俺はつい調子に乗り、先輩の腰に手を当てていた。 
先輩もこの流れはと察し、止めにかかる。 
だが、もう遅い・・・ 

「先輩」 
「ジミー、外なんて恥ずかしいよ」 

「若いもんはいいよなぁ〜こんな場所でもイチャついちまってよぉ」 

くだを巻くような言葉がかかり振り返ると、そこのは酔っ払った迷子のおじさんがいた。 
おじさんは俺たちに絡むようにのっそりと近づいてくる。 

「ジミー・・・」 
「先輩、走るよ。行こう」 
「うん・・・」 

俺は先輩の手を引き、無我夢中で走った。 
走ったせいか、途中で先輩のかんざしが落ちた。 
先輩はあっと声をあげ、名残惜しそうに振り返る。 
それを慌てて拾い上げ、俺は先輩の家までたどり着いた。 

「だから行ったでしょ〜場所は考えてって。だから、こうなるんだからね」 
「面目ないっす」 

それでも先輩の顔から笑顔が消えることはなかった。 
先輩の頭にはあの桜のかんざしがあるのだ。 

「ジミー、またね」 
「うん」 

「マネージャーさん、じゃあ私たちも今から桜観に行きましょ」 
「いいよ。ただし、その格好は着替えろよ。
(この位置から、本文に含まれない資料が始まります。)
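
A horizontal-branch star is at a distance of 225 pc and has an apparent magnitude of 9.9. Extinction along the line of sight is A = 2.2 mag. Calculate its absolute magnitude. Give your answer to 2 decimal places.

5 log₁₀(d/10 pc) = 5 log₁₀(225.0) − 5 = 6.761
M = m − 5 log₁₀(d/10) − A = 9.9 − 6.761 − 2.2 = 0.939

M ≈ 0.94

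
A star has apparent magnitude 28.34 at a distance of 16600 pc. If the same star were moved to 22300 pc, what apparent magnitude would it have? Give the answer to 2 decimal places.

m ≈ 28.98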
さすがに恥ずかしいから」 

舞美を着替えさせ、俺は近くにあった公園まで脚を伸ばした。 
たぶん、舞美もしてほしいことは決まってる。 
舞美もお姫様願望のある女の子だもんな。 

「綺麗だよなぁ〜桜ってのはさ」 
「うん、そうだね。本当に綺麗」 

桜の花弁が舞うように舞美も嬉しそうに回る。 
その頭にはかんざし代わりの桜の小枝が刺さり、彼女にはよく似合っていた。 

「ありがとう」 

その言葉がかけられた時、俺は既に散ったいつしかの思い出が鮮明に蘇った。